En ese amplio escenario que era la playa de levante, que llegaba desde San Miguel hasta la Térmica, ese trozo playero de la calle de Joaquín Vázquez era el más peculiar y uno de los más concurridos, no solo por los que iban a bañarse, sino también por los que iban a mirar.
El balcón que se formaba al final de la calle, frente a la escaleras que bajaban a la playa, era un auténtico mirador que contaba con la ventaja de estar tan protegido por los bloques de edificios que acababan de levantar que siempre tenía un trozo de sombra disponible donde nunca se notaba el calor por la corriente de aire que se generaba en ese callejón marinero.

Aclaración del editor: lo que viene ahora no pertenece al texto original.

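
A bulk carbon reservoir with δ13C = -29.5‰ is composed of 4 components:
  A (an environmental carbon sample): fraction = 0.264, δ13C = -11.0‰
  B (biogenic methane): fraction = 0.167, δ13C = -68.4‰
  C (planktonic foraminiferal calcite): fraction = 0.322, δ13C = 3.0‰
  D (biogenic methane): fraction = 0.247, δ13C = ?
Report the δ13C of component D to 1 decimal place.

Isotope mass balance: δ_bulk = Σ fᵢ·δᵢ.
-29.5 = 0.264×(-11.0) + 0.167×(-68.4) + 0.322×(3.0) + 0.247×δ_D
0.247·δ_D = -29.5 − (-13.361) = -16.139
δ_D = -16.139 / 0.247 = -65.34‰

-65.3‰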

El mirador solía estar tan concurrido como la misma playa y en él se mezclaban los que miraban con los bañistas que subían a fumarse un cigarro a la sombra o a comprarse un bocadillo y un refresco en alguna de las tiendas cercanas. En aquel tiempo, a comienzos de los años setenta, a la playa se iba de verdad, a pasar horas y horas, sin temor a quemarse ni a coger una insolación, por lo que si no te llevabas la comida había que ir a buscarla.

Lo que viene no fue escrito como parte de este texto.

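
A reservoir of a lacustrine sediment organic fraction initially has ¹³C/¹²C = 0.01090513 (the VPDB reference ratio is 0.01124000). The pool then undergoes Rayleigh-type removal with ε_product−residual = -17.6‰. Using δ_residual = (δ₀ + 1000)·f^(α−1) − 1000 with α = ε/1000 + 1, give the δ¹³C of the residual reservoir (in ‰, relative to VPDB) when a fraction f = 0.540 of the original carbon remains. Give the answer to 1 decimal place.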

En los años setenta, toda esa franja de litoral que llegaba hasta el palmeral del Zapillo gozaba de un prestigio que no tenía la popular playa de las Almadrabillas. Se había convertido en la zona de expansión y su playa en un punto de reunión de la juventud estudiantil de la época y en el lugar preferido de los pocos turistas que nos visitaban en los meses de julio y agosto.
Cuando llegaban los meses cálidos los apartamentos, recién estrenados, colgaban el cartel de no hay billetes. Fueron muchas las familias almerienses que invirtieron sus ahorros en un piso turístico en el Zapillo y cuando llegaba el mes de julio, cuando los niños habían terminado las clases, dejaban el centro de la ciudad para convertirse en veraneantes, aunque estuvieran a un cuarto de hora de su residencia habitual.

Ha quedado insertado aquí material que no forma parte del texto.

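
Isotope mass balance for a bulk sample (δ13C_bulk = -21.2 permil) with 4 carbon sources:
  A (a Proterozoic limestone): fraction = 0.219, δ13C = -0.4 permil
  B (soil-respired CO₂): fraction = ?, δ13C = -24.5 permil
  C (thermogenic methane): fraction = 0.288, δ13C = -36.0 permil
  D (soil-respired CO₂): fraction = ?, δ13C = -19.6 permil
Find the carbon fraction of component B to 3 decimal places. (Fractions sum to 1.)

Let f_B and f_D be the unknown fractions; fractions sum to 1 so f_B + f_D = 0.493.
Mass balance: Σ fᵢ·δᵢ = δ_bulk ⇒ f_B·(-24.5) + f_D·(-19.6) = -21.2 − (-10.456) = -10.744
Substitute f_D = 0.493 − f_B:
f_B·(-24.5 − -19.6) = -10.744 − 0.493×(-19.6) = -1.082
f_B = -1.082 / -4.9 = 0.2207

0.221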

A esta legión de turistas autóctonos había que unir la lista de veraneantes de fuera, los que llegaban mayoritariamente de las provincias interiores de Andalucía, sobre todo de Granada y de Jaén. Venían blancos como el papel y se iban tostados, como si le hubieran cambiado la piel, y en cierto modo ocurría de verdad esa mutación, ya que la piel se le iba cayendo a tiras por los efectos del sol, del que nunca se cansaban.
Entre los que llegaban de Almería y los que aterrizaban de fuera, las playas de San Miguel, las Conchas, los Tritones y el Zapillo se transformaban durante dos meses en nuestra Ipanema particular, un escenario propicio para que los ‘piratas’ de secano, los amigos de lo ajeno, hicieran su agosto (nunca mejor dicho) en aquellos complicados primeros años de la Transición, cuando esa franja playera se convertía en un auténtico territorio comanche.
Entonces era habitual entre los jóvenes que venían del centro llevarse a la playa la Vespino o la Mobylette, que eran las motos que estaban de moda entre los adolescentes y dejarla aparcada lo más cerca posible para tenerla vigilada. Pero en muchas ocasiones la astucia de los ladrones superaba cualquier obstáculo y eran frecuentes los robos de motocicletas a plena luz del sol. Se fue creando un grupo de especialistas en robos de playa, auténticos maestros en el arte de mangar, que no solo te quitaban la moto aunque tuviera dos candados, sino que además se entretenían en dejar ‘pelados’ a los bañistas, sobre too a aquellos que venían de fuera, a los veraneantes que vivían ajenos a esta realidad.
Los objetivos más buscados eran los bolsos de las mujeres para llevarse los relojes, los monederos y hasta las latas de Nivea. La ‘pasma’, como le decíamos en aquel tiempo a los policías, aumentaba la vigilancia en la zona y se dejaba ver para intimidar, pero los intrépidos ‘chorizos’ eran tipos con paciencia y sabían esperar su momento para arramblar con todo lo que encontraban por delante.